XIe dimanche du temps ordinaire A
Mt 9, 36 – 10, 8
Le passage de l'Évangile que nous entendons aujourd'hui est tiré de ce qui, dans Matthieu, est le deuxième grand discours de Jésus à ses disciples, le discours missionnaire.
Un discours qui s'adresse non pas tant à d'hypothétiques missionnaires, mais à ses disciples et, pourrions-nous dire, à toute l'Église : l'Église est appelée à partager le don qu'elle a reçu. Si le don n'est pas partagé, s'il est jalousement gardé, il se perd et le fruit du salut ne mûrit pas.
Et le don que l'Église est appelée à partager, nous le trouvons explicité dans le premier verset : Jésus voit les foules et a compassion d'elles (Mt 9,36), où compassion ne signifie pas l'émotion d'un moment que nous ressentons face à la souffrance d'un autre, mais le lien profond - que les Évangiles de Pâques nous ont rappelé - qui fait de la vie de notre frère ma propre vie, de sa douleur ma douleur, de sa blessure ma blessure.
Habiter l'un dans l'autre, être un seul corps : voilà le fruit de Pâques, l'humanité nouvelle inaugurée par la résurrection de Jésus.
Mais le passage d'aujourd'hui nous rappelle que pour avoir de la compassion, il faut d'abord savoir regarder : Jésus a une foule devant lui, et il la regarde, il la voit, il la laisse entrer, il lui fait de la place. Le salut commence toujours par un regard, celui de Dieu sur nous. La foi, avant toute chose peut-être, consiste aussi à prendre conscience de ce regard, à sentir le regard de Dieu sur soi.
C'est ce que Marie chante dans le Magnificat : Dieu a regardé l'humilité de sa servante (Lc 1,48).
Mais c'est aussi ce qui fonde toute notre espérance : là où la mort de Jésus interrompait sa relation avec les siens, il les réconforte par une promesse qui parle précisément d'un regard : "Je vous reverrai et votre cœur se réjouira" (Jn 16,22) : la résurrection est un regard qui ne se détourne pas.
Le premier pas de la mission, indispensable pour tout disciple, est d'apprendre à poser un regard, une manière de voir les frères. Il ne s'agit pas d'abord de faire quelque chose pour les autres, ni d'enseigner quelque chose ou de convaincre de croire. Il s'agit d'apprendre à se tenir devant la douleur, le manque, il s'agit de savoir s'arrêter et regarder, sans passer à côté (cf. Lc 10,31). Le Royaume s'accomplit là où quelqu'un a compassion de son frère.

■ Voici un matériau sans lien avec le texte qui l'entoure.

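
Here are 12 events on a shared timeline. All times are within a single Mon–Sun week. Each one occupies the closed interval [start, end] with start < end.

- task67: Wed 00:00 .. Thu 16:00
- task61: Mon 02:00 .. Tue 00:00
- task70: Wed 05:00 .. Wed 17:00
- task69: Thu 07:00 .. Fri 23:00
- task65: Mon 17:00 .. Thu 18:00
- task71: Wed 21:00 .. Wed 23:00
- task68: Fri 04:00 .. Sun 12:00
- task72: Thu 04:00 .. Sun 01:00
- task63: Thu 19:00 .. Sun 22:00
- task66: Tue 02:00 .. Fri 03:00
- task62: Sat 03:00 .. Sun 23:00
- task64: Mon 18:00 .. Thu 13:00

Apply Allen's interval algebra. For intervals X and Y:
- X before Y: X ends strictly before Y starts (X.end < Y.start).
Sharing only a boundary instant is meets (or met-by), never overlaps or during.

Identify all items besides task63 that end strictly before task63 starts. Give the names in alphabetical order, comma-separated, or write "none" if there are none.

Target task63 = [Thu 19:00, Sun 22:00].
task61 [Mon 02:00, Tue 00:00] → before → yes.
task62 [Sat 03:00, Sun 23:00] → overlapped-by → no.
task64 [Mon 18:00, Thu 13:00] → before → yes.
task65 [Mon 17:00, Thu 18:00] → before → yes.
task66 [Tue 02:00, Fri 03:00] → overlaps → no.
task67 [Wed 00:00, Thu 16:00] → before → yes.
task68 [Fri 04:00, Sun 12:00] → during → no.
task69 [Thu 07:00, Fri 23:00] → overlaps → no.
task70 [Wed 05:00, Wed 17:00] → before → yes.
task71 [Wed 21:00, Wed 23:00] → before → yes.
task72 [Thu 04:00, Sun 01:00] → overlaps → no.
Result: task61, task64, task65, task67, task70, task71.

task61, task64, task65, task67, task70, task71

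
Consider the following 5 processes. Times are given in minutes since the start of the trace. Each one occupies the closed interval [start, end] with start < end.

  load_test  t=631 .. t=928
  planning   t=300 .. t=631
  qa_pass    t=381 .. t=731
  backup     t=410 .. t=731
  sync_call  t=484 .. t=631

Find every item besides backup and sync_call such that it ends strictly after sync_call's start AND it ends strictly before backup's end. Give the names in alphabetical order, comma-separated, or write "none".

Conditions: its end is strictly after sync_call's start (X.end > t=484) AND its end is strictly before backup's end (X.end < t=731).
load_test: end t=928 > t=484? ✓; end t=928 < t=731? ✗ → no.
planning: end t=631 > t=484? ✓; end t=631 < t=731? ✓ → yes.
qa_pass: end t=731 > t=484? ✓; end t=731 < t=731? ✗ → no.
Result: planning.

planning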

Les disciples n'ont donc rien à inventer, ce n'est pas à eux de sauver les gens qu'ils rencontrent. Ils n'ont qu'à proclamer par leur vie ce fait inouï, que Dieu a de la compassion, qu'il souffre pour le mal qui nous habite, qu'il ne reste pas indifférent, qu'il s'approche.
Qui peut faire cela, qui peut regarder comme cela ?
Seul celui qui, d’abord, s'est senti regardé de cette manière, a pénétré au plus profond de sa propre vie, celui-là seul peut porter sur les autres le regard qui l'a sauvé du néant et de la mort.
C'est pourquoi l'évangéliste Matthieu place ici la liste des douze apôtres, pour dire que l'annonce du Royaume passe par des visages et des personnes concrètes, par des histoires très semblables à celles de chacun d'entre nous.
Les Douze sont des personnes qui, comme tout le monde, se sont perdues et ont été retrouvées, elles étaient loin et Dieu s'est fait proche d'elles.
Jésus envoie les siens non pas vers les "païens", mais vers les brebis perdues de la maison d'Israël. Ces mots indiquent un élargissement progressif de la mission, qui ne s’effectuera en dehors d'Israël qu'après la Pâque.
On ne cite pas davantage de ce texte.